Tentoonstelling





5 June - 3 July 2010


Works on paper

Arie Berkulin
Jonathan Bragdon
Karin van Dam
Chiaki Kamikawa
Hamid El Kanbouhi
Lotte Klaver
Hinke Schreuders

Opening Saturday 5 June van 4 - 6 pm


Wednesday - Saturday 1 - 6 pm


Arie Berkulin (1939) although mostly a sculptor, has always done drawings and watercolours as well. He shows a series of small watercolours of the polder that surrounds his Zeeland residence in the southern islands area of the Netherlands.

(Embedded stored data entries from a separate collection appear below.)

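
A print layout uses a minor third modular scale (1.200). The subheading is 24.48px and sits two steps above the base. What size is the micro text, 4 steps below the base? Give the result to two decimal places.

The gap is -4 − (2) = -6 steps, so the factor is 1.200^-6.
24.48 ÷ 1.200⁶ = 24.48 ÷ 2.98598 ≈ 8.198

8.20px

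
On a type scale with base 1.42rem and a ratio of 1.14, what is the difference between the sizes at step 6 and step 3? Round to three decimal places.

1.013rem

Step 3: 1.42 × 1.14³ = 2.10379rem
Step 6: 1.42 × 1.14⁶ = 3.11686rem
Difference: 3.11686 − 2.10379 = 1.01307rem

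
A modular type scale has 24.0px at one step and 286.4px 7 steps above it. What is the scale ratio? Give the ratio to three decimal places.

1.425

The ratio satisfies 24.0 × r⁷ = 286.4, so r = (286.4 / 24.0)^(1/7).
r = 11.9333^(1/7) ≈ 1.4250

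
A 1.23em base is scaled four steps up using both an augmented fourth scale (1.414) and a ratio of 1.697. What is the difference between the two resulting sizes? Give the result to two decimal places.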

They were done in the winter season of 2010.


Karin van Dam (1959) reflects upon her stay in Tokyo in 2009 in these fragile collages, constructions from various kinds of paper- cut/ folded, connected by strings and covered with graphite, parts of photographs and industrial materials. They are her filigrain paper vision of this big city, with its three layers of traffic which can be turned to rubble by an earthquake at any given moment.


Hinke Schreuders (1969) shows a new series of small works on paper. For them, she has selected pages of ladies' magazines from the fifties and sixties. These pages with their pictures of fashion models have been treated with ink and yarn. Additions and changes have infused the original photographs with a different atmosphere.

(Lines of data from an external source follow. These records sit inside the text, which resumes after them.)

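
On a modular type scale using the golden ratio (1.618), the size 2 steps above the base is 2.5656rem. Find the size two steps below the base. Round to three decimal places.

0.374rem

2.5656 ÷ 1.618⁴ = 2.5656 ÷ 6.85353 ≈ 0.374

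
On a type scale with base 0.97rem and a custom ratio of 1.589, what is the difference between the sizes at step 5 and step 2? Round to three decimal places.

Step 2: 0.97 × 1.589² = 2.44917rem
Step 5: 0.97 × 1.589⁵ = 9.82633rem
Difference: 9.82633 − 2.44917 = 7.37716rem

7.377rem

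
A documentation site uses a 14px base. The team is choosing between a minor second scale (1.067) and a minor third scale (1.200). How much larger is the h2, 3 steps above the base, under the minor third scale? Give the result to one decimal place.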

Jonathan Bragdon (1944) tries to capture and reconstruct scenes that he has witnessed. He looks for a way of working that is neither abstract nor representational, neither conceptual nor narrative, but that participates directly in the existence of the things he sees.


Hamid El Kanbouhi (1976) draws the world as a burlesque melting pot of conflicting interests, with the powerful opposed to the meek- not as a messenger but as an observer of the condition humaine. Some of his works evoke his North-African background.


Chiaki Kamikawa (1976) explores the border between personal and universal images. By using vague images such as memories, she tries to capture and reconstruct the scenes which are in one's mind often twisted, decorated and re-structured.


Lotte Klaver (1981) draws persons and postures that arise from her imagination- although she is also an observer, and takes her inspiration from the people she sees. For most of her drawings she uses black Indian ink, and a soft brush.